Общеизвестна записка Витте, составленная им в 1899 г. по поводу проекта введения земских учреждений в западных губерниях 39. В этой записке Витте доказывал, что земство при самодержавном строе плохой и опасный орган управления, и решительно высказывался за сокращение поля его деятельности. Последнее он проводил еще и в другой записке, относящейся к тому же времени и касавшейся народного образования. В ней Витте возбуждал вопрос о полном изъятии из ведения земств всего школьного дела с передачей его в распоряжение Синода. О культурном значении земства, которого, кажется, еще никто не отрицал, Витте здесь не обмолвливается ни словом, зато усиленно напирает на то, что земство «переоблагает крестьян» 40.
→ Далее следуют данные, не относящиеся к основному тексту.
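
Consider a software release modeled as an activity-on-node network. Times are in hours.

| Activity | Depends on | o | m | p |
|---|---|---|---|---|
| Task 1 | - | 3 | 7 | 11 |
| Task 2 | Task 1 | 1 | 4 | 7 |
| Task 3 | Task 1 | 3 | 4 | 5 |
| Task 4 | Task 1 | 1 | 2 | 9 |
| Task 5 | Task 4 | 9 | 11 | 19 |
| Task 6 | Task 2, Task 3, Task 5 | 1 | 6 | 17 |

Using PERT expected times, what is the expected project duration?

29 hours

te_Task 1 = (3 + 4·7 + 11)/6 = 42/6 = 7
te_Task 2 = (1 + 4·4 + 7)/6 = 24/6 = 4
te_Task 3 = (3 + 4·4 + 5)/6 = 24/6 = 4
te_Task 4 = (1 + 4·2 + 9)/6 = 18/6 = 3
te_Task 5 = (9 + 4·11 + 19)/6 = 72/6 = 12
te_Task 6 = (1 + 4·6 + 17)/6 = 42/6 = 7

Forward pass:
ES_Task 1 = 0; EF_Task 1 = 7
ES_Task 2 = 7; EF_Task 2 = 7+4 = 11
ES_Task 3 = 7; EF_Task 3 = 7+4 = 11
ES_Task 4 = 7; EF_Task 4 = 7+3 = 10
ES_Task 5 = 10; EF_Task 5 = 10+12 = 22
ES_Task 6 = max(EF_Task 2=11, EF_Task 3=11, EF_Task 5=22) = 22; EF_Task 6 = 22+7 = 29
Expected project duration μ = 29 hours. Critical path: Task 1 → Task 4 → Task 5 → Task 6.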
Враждебное отношение Витте к земству было вызвано, конечно, не одной его неприязнью к поместному дворянству. Значительную роль здесь играло земское самообложение. Урезать это право Витте всячески стремился и, по-видимому, преимущественно с этой целью проектировал отнятие у

[60]

него забот о народном образовании. Так, именно в записке, касающейся этого вопроса, он указывал, что земство тратит на этот предмет ежегодно 7 миллионов рублей, которые с большей пользой для дела были бы употреблены, если бы расходовались непосредственно государством. Наиболее ярким образчиком отношения Витте к земству был внесенный им в 1902 г. в Государственный совет законопроект о предельности земского обложения, внесенный им совместно с министром внутренних дел Сипягиным. Проект этот вызвал много толков и возражений, причем прошел в значительно смягченном виде, в том смысле, что поставил земству определенные пределы обложения в самом законе, а не по усмотрению администрации, как это первоначально было предложено. Правда, закон от этого стал уже совершенно нелепым, фактически ограничив право самообложения тех уездных и губернских земств, обложение которых было наиболее ничтожным: на его основании земства могли ежегодно увеличивать установленные им сборы с недвижимых имуществ не свыше 3% обложения предыдущего года. Получилось, что те земства, обложение которых достигало, допустим, 300 тысяч рублей, могли его увеличить лишь на 3 тысячи рублей, а земства с обложением имуществ в 3 миллиона рублей имели право сразу его повысить на 90 тысяч рублей. В процентном отношении повышение обложения в обоих случаях было одинаковое, а в конкретных суммах совершенно различное, причем относительно высокое обложение могло быстро и беспрепятственно возрастать, а низкое нельзя было повысить соответственно требованиям жизни. Первое фактически так и произошло: изюмскому уездному земству закон этот не помешал довести обложение десятины земли до 6 рублей, суммы, по сравнению с доходностью земли, — чрезмерной. Что же касается земств с низким обложением, то закон и на них едва ли отразился, так как с разрешения администрации увеличение земских сборов свыше 3% было также возможно, и на практике администрация впоследствии в этом никогда не отказывала. Таким образом, весь закон свелся практически к нулю, а между тем произведенное им впечатление было самое неблагоприятное. Словом, это был один из тех булавочных уколов государственной власти, который, отнюдь не увеличивая ее престижа, достигал лишь одного результата — раздражения общественности.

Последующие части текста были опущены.